I started my maternity leave end of October. I'm a primary school teacher. I'm due back middle of July. I am loving time with my son so much that I do sit there every now and again and think how am I going to go back full time? I love my job but we have to be in at 8.00 and cannot leave until 4.30 even though the children leave at 3.25. Then there is the planning and marking each night and at the weekend. Fine when I didn't have my little man but if I am to go back and do this, I'll never see him! So my husband and I have discussed this and we can cope financially with me working part time.

My query to you all is when should I go and tell the head teacher? I am thinking as soon as possible? She is notorious for not giving people part time- with the exception of one lady who returned from maternity leave in September last year. So if she says no to me should I say I'm confused as a colleague has had part time this year- or will that come across rude?

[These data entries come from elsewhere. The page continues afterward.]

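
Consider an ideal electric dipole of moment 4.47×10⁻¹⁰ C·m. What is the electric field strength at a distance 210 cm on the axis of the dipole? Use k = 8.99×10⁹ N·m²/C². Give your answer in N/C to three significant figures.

On the dipole axis E = 2kp/r³.
E = 2·(8.99×10⁹)(4.47×10⁻¹⁰) / (2.10)³ = 0.8678 N/C.

E ≈ 0.868 N/C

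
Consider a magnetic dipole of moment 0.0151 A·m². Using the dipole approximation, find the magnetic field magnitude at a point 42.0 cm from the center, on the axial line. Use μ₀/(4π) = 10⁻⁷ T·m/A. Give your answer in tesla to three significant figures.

B ≈ 4.08×10⁻⁸ T

On axis B = (μ₀/4π)·2m/r³.
B = 2·(10⁻⁷)·(0.0151) / (0.420)³ = 4.076×10⁻⁸ T.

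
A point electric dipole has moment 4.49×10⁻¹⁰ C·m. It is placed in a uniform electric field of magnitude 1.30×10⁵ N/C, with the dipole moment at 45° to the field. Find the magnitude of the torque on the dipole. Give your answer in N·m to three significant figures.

τ ≈ 4.13×10⁻⁵ N·m

Torque on an electric dipole: τ = pE sinθ.
τ = (4.49×10⁻¹⁰)(1.30×10⁵)·sin45° = 4.127×10⁻⁵ N·m.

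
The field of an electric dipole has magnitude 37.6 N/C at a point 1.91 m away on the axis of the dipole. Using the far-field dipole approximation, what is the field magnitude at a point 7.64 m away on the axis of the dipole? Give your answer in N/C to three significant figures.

Dipole fields scale as 1/r³ in the far field; the geometry is the same at both points.
E₂ = E₁ · (r₁/r₂)³ = 37.6 · (1.91/7.64)³.
(r₁/r₂)³ = (0.25)³ = 0.01562.
E₂ ≈ 0.5875 N/C.

E ≈ 0.588 N/C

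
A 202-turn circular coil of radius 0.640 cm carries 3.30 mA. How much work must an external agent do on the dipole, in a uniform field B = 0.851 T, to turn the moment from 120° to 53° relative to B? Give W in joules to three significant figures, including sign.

W ≈ -8.04×10⁻⁵ J

m = NIA = NIπa² = 202·(0.00330)·π·(0.00640)² = 8.578×10⁻⁵ A·m².
W_ext = ΔU = −mB cosθ₂ + mB cosθ₁ = mB(cosθ₁ − cosθ₂).
W = (8.578×10⁻⁵)(0.851)·(cos120° − cos53°) = (7.300×10⁻⁵)·(-1.1018) = -8.043×10⁻⁵ J.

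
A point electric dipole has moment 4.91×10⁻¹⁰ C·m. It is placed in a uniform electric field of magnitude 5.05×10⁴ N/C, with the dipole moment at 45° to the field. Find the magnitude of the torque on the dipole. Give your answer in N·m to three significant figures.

τ ≈ 1.75×10⁻⁵ N·m

Torque on an electric dipole: τ = pE sinθ.
τ = (4.91×10⁻¹⁰)(5.05×10⁴)·sin45° = 1.753×10⁻⁵ N·m.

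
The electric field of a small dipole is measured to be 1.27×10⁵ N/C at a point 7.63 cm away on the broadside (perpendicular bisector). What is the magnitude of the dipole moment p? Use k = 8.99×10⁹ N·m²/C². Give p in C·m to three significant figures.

In the equatorial plane E = kp/r³, so p = Er³/(k).
p = (1.27×10⁵)·(0.0763)³ / (8.99×10⁹) = 6.275×10⁻⁹ C·m.

p ≈ 6.28×10⁻⁹ C·m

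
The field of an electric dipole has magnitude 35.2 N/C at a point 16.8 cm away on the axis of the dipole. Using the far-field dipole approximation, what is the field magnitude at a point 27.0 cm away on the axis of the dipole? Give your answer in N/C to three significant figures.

E ≈ 8.48 N/C

Dipole fields scale as 1/r³ in the far field; the geometry is the same at both points.
E₂ = E₁ · (r₁/r₂)³ = 35.2 · (16.8/27.0)³.
(r₁/r₂)³ = (0.6222)³ = 0.2409.
E₂ ≈ 8.480 N/C.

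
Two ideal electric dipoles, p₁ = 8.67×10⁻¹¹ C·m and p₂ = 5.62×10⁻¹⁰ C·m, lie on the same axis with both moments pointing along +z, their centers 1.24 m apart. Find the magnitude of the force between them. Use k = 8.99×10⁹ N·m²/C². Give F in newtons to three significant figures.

F ≈ 1.11×10⁻⁹ N

On-axis field of dipole 1 at distance r: E = 2kp₁/r³. Force on dipole 2 is F = p₂·dE/dr (gradient along axis).
dE/dr = −6kp₁/r⁴, so |F| = 6kp₁p₂/r⁴ (attractive for aligned moments).
F = 6(8.99×10⁹)(8.67×10⁻¹¹)(5.62×10⁻¹⁰)/(1.24)⁴ = 1.112×10⁻⁹ N.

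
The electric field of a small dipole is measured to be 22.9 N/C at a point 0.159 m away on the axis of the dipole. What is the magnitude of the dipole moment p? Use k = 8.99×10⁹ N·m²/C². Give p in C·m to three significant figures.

p ≈ 5.12×10⁻¹² C·m

On axis E = 2kp/r³, so p = Er³/(2k).
p = (22.9)·(0.159)³ / (2·8.99×10⁹) = 5.120×10⁻¹² C·m.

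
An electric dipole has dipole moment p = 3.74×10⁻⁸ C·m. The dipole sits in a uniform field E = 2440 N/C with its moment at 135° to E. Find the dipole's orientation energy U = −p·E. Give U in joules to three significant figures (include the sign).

U = −p·E = −pE cosθ.
U = −(3.74×10⁻⁸)(2440)·cos135° = 6.453×10⁻⁵ J.

U ≈ 6.45×10⁻⁵ J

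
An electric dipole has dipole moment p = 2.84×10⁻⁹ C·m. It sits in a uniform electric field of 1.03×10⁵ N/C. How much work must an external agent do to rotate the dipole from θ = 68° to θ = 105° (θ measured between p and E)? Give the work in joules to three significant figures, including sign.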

If I don't get part time I'll have to look elsewhere for part time but I'm not sure on the rules of my maternity pay- would I have to pay some back if I don't return to my original school?

Thank you all in advance! Xxx

confusedandemployed Mon 09-Feb-15 06:20:43

If you have been employed for 26 weeks or more you have a legal right to request past time working. Your head must consider your request and if she refuses she must give a genuine business request for doing so. There are 7 or 8stated possible business reasons.
You should be awaelre that requests are considered on a case by case basis -, just because she agreed to someone's request last year it doesn't mean she must agree your request. This is because the circumstances are not the same: the very fact she already has one part timer could mean that any more part timers would be unfeasible due to staffing or logistical issues. So she would be perfectly justified in saying no.
I would make your request asap. Google 'flexible working requests' - you need to use wording which makes it clear that it is a request under your statutory rights and you should read up on the legitimate business reasons for refusal. This will enable you to try and anticipate possible problems and offer solutions for them in your request.

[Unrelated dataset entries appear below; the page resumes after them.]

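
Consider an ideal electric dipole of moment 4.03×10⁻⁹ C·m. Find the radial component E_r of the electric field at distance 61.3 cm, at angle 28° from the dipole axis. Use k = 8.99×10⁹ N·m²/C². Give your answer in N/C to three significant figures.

For a dipole, E_r = (2kp cosθ)/r³.
kp/r³ = (8.99×10⁹)(4.03×10⁻⁹)/(0.613)³ = 157.3 N/C.
E_r = 2·157.3·cos28° = 277.7 N/C.

E_r ≈ 278 N/C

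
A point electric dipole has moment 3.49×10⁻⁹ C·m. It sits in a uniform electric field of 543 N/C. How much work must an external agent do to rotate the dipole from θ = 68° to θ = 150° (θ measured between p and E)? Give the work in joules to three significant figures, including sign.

W ≈ 2.35×10⁻⁶ J

W_ext = ΔU = U(θ₂) − U(θ₁) = −pE cosθ₂ − (−pE cosθ₁) = pE(cosθ₁ − cosθ₂).
W = (3.49×10⁻⁹)(543)·(cos68° − cos150°) = (1.895×10⁻⁶)·(+1.2406) = 2.351×10⁻⁶ J.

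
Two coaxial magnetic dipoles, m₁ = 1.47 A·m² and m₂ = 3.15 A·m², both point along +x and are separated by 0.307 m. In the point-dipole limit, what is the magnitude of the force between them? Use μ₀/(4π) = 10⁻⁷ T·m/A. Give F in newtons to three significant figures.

On-axis B of dipole 1: B = (μ₀/4π)·2m₁/r³. Force on dipole 2: F = m₂·dB/dr.
dB/dr = −(μ₀/4π)·6m₁/r⁴, so |F| = (μ₀/4π)·6m₁m₂/r⁴.
F = 6(10⁻⁷)(1.47)(3.15)/(0.307)⁴ = 3.128×10⁻⁴ N.

F ≈ 3.13×10⁻⁴ N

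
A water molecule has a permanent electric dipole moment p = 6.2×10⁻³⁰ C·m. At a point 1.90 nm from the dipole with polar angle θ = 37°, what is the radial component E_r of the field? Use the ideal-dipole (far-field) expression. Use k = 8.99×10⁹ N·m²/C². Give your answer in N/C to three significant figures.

For a dipole, E_r = (2kp cosθ)/r³.
kp/r³ = (8.99×10⁹)(6.20×10⁻³⁰)/(1.90×10⁻⁹)³ = 8.126×10⁶ N/C.
E_r = 2·8.126×10⁶·cos37° = 1.298×10⁷ N/C.

E_r ≈ 1.30×10⁷ N/C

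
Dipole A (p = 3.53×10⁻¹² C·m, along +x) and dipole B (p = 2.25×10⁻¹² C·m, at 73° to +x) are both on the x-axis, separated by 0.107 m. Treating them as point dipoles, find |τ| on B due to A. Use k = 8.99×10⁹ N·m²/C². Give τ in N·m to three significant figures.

The second dipole sits on the axis of the first, so the field there is axial: E₁ = 2kp₁/r³ along +x.
E₁ = 2(8.99×10⁹)(3.53×10⁻¹²)/(0.107)³ = 51.81 N/C.
Torque on the second dipole: τ = p₂ E₁ sinθ.
τ = (2.25×10⁻¹²)(51.81)·sin73° = 1.115×10⁻¹⁰ N·m.

τ ≈ 1.11×10⁻¹⁰ N·m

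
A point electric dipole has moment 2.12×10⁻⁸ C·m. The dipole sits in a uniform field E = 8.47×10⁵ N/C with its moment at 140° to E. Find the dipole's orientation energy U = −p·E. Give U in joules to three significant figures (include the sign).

U ≈ 0.0138 J

U = −p·E = −pE cosθ.
U = −(2.12×10⁻⁸)(8.47×10⁵)·cos140° = 0.01376 J.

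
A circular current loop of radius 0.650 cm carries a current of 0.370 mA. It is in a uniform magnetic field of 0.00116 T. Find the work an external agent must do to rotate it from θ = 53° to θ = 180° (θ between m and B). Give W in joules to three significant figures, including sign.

W ≈ 9.13×10⁻¹¹ J

Magnetic moment m = IA = Iπa² = (3.70×10⁻⁴)·π·(0.00650)² = 4.911×10⁻⁸ A·m².
W_ext = ΔU = −mB cosθ₂ + mB cosθ₁ = mB(cosθ₁ − cosθ₂).
W = (4.911×10⁻⁸)(0.00116)·(cos53° − cos180°) = (5.697×10⁻¹¹)·(+1.6018) = 9.125×10⁻¹¹ J.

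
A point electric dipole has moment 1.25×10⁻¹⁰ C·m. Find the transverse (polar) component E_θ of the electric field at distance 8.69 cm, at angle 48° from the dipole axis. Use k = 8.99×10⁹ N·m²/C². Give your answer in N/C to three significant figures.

E_θ ≈ 1270 N/C

For a dipole, E_θ = (kp sinθ)/r³.
kp/r³ = (8.99×10⁹)(1.25×10⁻¹⁰)/(0.0869)³ = 1712 N/C.
E_θ = 1712·sin48° = 1273 N/C.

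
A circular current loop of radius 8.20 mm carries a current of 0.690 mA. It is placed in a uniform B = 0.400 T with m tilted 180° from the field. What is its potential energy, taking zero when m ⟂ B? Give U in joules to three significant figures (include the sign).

U ≈ 5.83×10⁻⁸ J

Magnetic moment m = IA = Iπa² = (6.90×10⁻⁴)·π·(0.00820)² = 1.458×10⁻⁷ A·m².
U = −m·B = −mB cosθ.
U = −(1.458×10⁻⁷)(0.400)·cos180° = 5.832×10⁻⁸ J.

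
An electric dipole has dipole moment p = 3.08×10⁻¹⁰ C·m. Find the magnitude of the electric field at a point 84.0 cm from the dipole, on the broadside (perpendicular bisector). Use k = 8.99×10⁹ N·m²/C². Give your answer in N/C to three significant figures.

E ≈ 4.67 N/C

On the perpendicular bisector E = kp/r³ (half the axial value at the same distance).
E = (8.99×10⁹)(3.08×10⁻¹⁰) / (0.840)³ = 4.672 N/C.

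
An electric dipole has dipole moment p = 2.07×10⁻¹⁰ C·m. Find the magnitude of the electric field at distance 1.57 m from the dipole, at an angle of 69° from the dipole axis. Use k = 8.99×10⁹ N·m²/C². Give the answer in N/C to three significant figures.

E ≈ 0.566 N/C

At angle θ the dipole field magnitude is E = (kp/r³)·√(1 + 3cos²θ).
kp/r³ = (8.99×10⁹)(2.07×10⁻¹⁰) / (1.57)³ = 0.4809 N/C.
√(1 + 3cos²69°) = √(1 + 3·0.1284) = √1.3853 ≈ 1.1770.
E ≈ 0.4809 × 1.177 = 0.5660 N/C.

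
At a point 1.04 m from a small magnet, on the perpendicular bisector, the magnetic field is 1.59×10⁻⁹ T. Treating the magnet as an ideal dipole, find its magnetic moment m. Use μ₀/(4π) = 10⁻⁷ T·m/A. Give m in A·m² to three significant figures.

In the equatorial plane B = (μ₀/4π)·m/r³, so m = Br³·4π/(μ₀).
m = (1.59×10⁻⁹)·(1.04)³ / (10⁻⁷) = 0.01789 A·m².

m ≈ 0.0179 A·m²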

FishWithABicycle Mon 09-Feb-15 06:24:16

Could you talk to this other part-time person in confidence and ask their advice? Are your roles and skills similar enough that a jobshare between the two of you would work?

Rose138 Mon 09-Feb-15 07:58:11

Thank you so much.

I've googled those areas and now feel clearer about the process, thank you. It does however say about putting the request in writing but I feel that it may come across badly if I just send in the letter. I know that it the correct step to take but I think I will take in the letter and speak to the head teacher about it's content rather than just sending it in. I have been at the school for 3 years so I want to handle this in the correct way.

Fingers crossed! Xxx

flowery Mon 09-Feb-15 08:23:44

I agree with you that just sending the letter could come across badly. You do need to put it in writing to benefit from the legislation but do talk to your HT as well.

As has been said, the fact that another request was granted doesn't automatically mean every future request must also be granted. So don't say you're "confused" by a refusal. However a previous request can be helpful in terms of specifics. If the HT is concerned about your request for x, y, z reason, and you can demonstrate that in your colleague's case, that isn't a problem, or is being handled successfully in x way, that may help you. Anticipate the possible sticking points and address them in your request.